Understanding these limitations helped push maybe's to definitely and add anything that was left behind to the technology roadmap post MVP.

The first cut is the deepest

I'll be honest, in the first rounds of design I was transfixed on creating a chart that could help convey not only how much they had used, but when they had used it. Locked in the war room I drew every type of chart I could, line charts, bar charts, you name it I drew it.

Something just didn't feel quite right, so I created a quick Marvel prototype and headed into the user testing lab for the first round of in-house testing. My gut was right, there was just too much information. Data used, data accumulated, overage amounts and date ranges.

But it wasn't all bad, after wiping the tears from my eyes and bidding farewell to my old friend the data chart, we found users were focusing on two pieces of information we had tucked away:

Gauges are so hot right now

If I had emoticons available to me I would say I (heart) gauges, they offer simplistic views of data in a compact form and to top it all off they look pretty cool, especially on mobile. Keeping this in mind we started the design for the data and days left elements.

The data chart was cut back to a much simpler "daily breakdown", in this bar charts showed data used on each day and was moved to a secondary tab. Moving this kept the initial screens simple, yet gave more detailed information to those who needed it.

In subsequent rounds of testing users were found to be able to understand not just how much data they had left but when they used it. Plus with contextual usage CTA's they were able to purchase more data before it became a problem.

This little piggy went to market

Customers who had, gone over their data allowance, called care and were then provided with more information about where their data was used had a higher satisfaction rate than those who had none. Although they may still have to pay the full amount, they were now able to either change their data habits or purchase more data so they could keep up to date with the latest Meme's on their morning commute.

The downside to this was that the care agents would have to compile a report from pages of tabular data and then calculate how much data certain data types had used. For example, if I had used 4GB on dropbox this could be anything from 40 > 1000's of records.

When you factor in a call centre cost of around $6/min, this is not only painful but quite costly too.

If only there was a nicer way to bubble up this information in a clear concise way, allowing the user to see if any of the data was hogging up their allowance.

The data hogs were born, or as they came to be known outside of the design team, the data consumers.

Marvel-ous prototyping

There are many prototyping tools in the market, from Axure to Invision, Flinto to Indigo.
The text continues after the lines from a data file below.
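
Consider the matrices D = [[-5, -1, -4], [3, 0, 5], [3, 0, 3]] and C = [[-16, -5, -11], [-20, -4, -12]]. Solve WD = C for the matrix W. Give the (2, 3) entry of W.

-2

Since D sits to the right of W, W = CD⁻¹.
det D = -6; the adjugate gives D⁻¹ = [[0, -1/2, 5/6], [-1, 1/2, -13/6], [0, 1/2, -1/2]].
W = CD⁻¹ = [[-16, -5, -11], [-20, -4, -12]] · [[0, -1/2, 5/6], [-1, 1/2, -13/6], [0, 1/2, -1/2]] = [[5, 0, 3], [4, 2, -2]].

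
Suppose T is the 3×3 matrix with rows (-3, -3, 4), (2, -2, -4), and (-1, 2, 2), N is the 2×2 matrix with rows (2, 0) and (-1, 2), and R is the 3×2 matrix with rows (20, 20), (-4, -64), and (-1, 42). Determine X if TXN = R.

X = [[-2, -3], [1, 5], [3, 4]]

X = T⁻¹RN⁻¹ (apply T⁻¹ on the left and N⁻¹ on the right).
det T = -4; the adjugate gives T⁻¹ = [[-1, -7/2, -5], [0, 1/2, 1], [-1/2, -9/4, -3]].
det N = 4; the adjugate gives N⁻¹ = [[1/2, 0], [1/4, 1/2]].
T⁻¹R = [[-1, -6], [-3, 10], [2, 8]].
X = (T⁻¹R)N⁻¹ = [[-2, -3], [1, 5], [3, 4]].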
But my tool of choice has come to be Marvel, not only is it so simple to use but the amazing team are always there to implement feedback and add features we need to make our tests easier to run.

The main difference was it's Dropbox integration, due to the rapid iteration of design you don't want to have to spend hours updating each screen whenever an element is updated. So by linking the prototype to a dropbox folder you can simply update the PNG in that folder and all prototypes using that screen are updated automatically. Magic.
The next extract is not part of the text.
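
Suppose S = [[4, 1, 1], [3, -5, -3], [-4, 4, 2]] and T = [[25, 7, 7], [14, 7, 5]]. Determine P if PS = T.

S is on the right of P, so right-multiply by S⁻¹: P = TS⁻¹.
S has determinant 6; S⁻¹ = [[1/3, 1/3, 1/3], [1, 2, 5/2], [-4/3, -10/3, -23/6]].
P = TS⁻¹ = [[25, 7, 7], [14, 7, 5]] · [[1/3, 1/3, 1/3], [1, 2, 5/2], [-4/3, -10/3, -23/6]] = [[6, -1, -1], [5, 2, 3]].

P = [[6, -1, -1], [5, 2, 3]]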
Without delving too much into it's awesomeness, the prototype phase helped test basic mobile interactions and gave a better understanding of how the screens flowed.

Coding, it's not just for the cool kids

Being a coder has its benefits, it allowed me to get my hands dirty in the code, prepare transitions and timings to help bring the flat designs to life. But more importantly it helps collaborate better with the team, to understand how a design is broken up into it's smaller parts and help nurture the product towards a lighter MVP. This helped save countless hours on having to design for each iteration of development.


As soon as the data usage tool went live Vodafone noticed a 29% reduction in data related calls and a 300% increase in online data add-on purchases. Overall data related NPS also increased as well as a great first run in the App Store.